What Needs to Happen Next
Enough. This has gone on long enough. State boards must reassess the legal foundation for Part IV, especially given that no public comment, rulemaking, or administrative review has been conducted on this centralization. Schools must not require NBCE exams for graduation. And the profession as a whole must start asking serious questions about the economic abuse embedded in the licensing pipeline.
The NBCE’s leadership is failing the profession. They are burning the bridge behind them, hoarding reserves, and calling it service. It's time to stop confusing longevity with legitimacy.

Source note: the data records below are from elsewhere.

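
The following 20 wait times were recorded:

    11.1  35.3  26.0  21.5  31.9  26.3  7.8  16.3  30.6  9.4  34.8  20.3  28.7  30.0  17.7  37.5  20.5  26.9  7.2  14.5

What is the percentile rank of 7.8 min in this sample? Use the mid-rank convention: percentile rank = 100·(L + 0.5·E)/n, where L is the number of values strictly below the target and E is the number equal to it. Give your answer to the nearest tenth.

Sorted: 7.2, 7.8, 9.4, 11.1, 14.5, 16.3, 17.7, 20.3, 20.5, 21.5, 26.0, 26.3, 26.9, 28.7, 30.0, 30.6, 31.9, 34.8, 35.3, 37.5.
Count below 7.8: L = 1; count equal: E = 1; n = 20.
Percentile rank = 100·(1 + 0.5·1)/20 = 100·1.5/20 = 7.5.

7.5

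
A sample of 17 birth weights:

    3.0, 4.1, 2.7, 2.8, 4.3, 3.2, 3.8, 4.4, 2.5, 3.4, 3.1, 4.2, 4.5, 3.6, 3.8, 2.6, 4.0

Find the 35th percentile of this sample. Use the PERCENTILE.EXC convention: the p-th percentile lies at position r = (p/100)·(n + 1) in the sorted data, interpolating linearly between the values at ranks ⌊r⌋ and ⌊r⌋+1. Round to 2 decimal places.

Sorted: 2.5, 2.6, 2.7, 2.8, 3.0, 3.1, 3.2, 3.4, 3.6, 3.8, 3.8, 4.0, 4.1, 4.2, 4.3, 4.4, 4.5.
n = 17.
r = (35/100)·(17 + 1) = 6.3.
Rank 6 is 3.1 and rank 7 is 3.2.
Interpolate: 3.1 + 0.3·(3.2 − 3.1) = 3.1 + 0.3·0.1 = 3.13.

3.13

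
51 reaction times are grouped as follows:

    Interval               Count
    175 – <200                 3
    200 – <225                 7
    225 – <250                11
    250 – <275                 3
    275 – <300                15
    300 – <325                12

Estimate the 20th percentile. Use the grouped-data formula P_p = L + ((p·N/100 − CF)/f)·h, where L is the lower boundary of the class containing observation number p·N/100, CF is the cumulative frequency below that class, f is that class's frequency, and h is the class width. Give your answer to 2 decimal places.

225.45

N = 51; target position k = 20/100 · 51 = 10.2.
Cumulative frequencies: 3, 10, 21, 24, 39, 51.
Observation 10.2 falls in the class 225 – <250.
L = 225, CF = 10, f = 11, h = 25.
P20 = 225 + ((10.2 − 10)/11)·25 = 225 + 0.454545 = 225.455.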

“The only thing that’s gone up more than inflation is the audacity of the NBCE.”
Call to Action
If you’re a student, demand transparency and fee disclosures from your administration and NBCE.
If you’re a faculty member, press your school to question the CCE’s NBCE mandates.
If you’re a regulator, open public comment and review procedures before recognizing this centralized model.
If you’re a chiropractor, speak out—this is your legacy too.
Because if this is how we treat the next generation of chiropractors—then the problem isn’t just inflation. It’s integrity.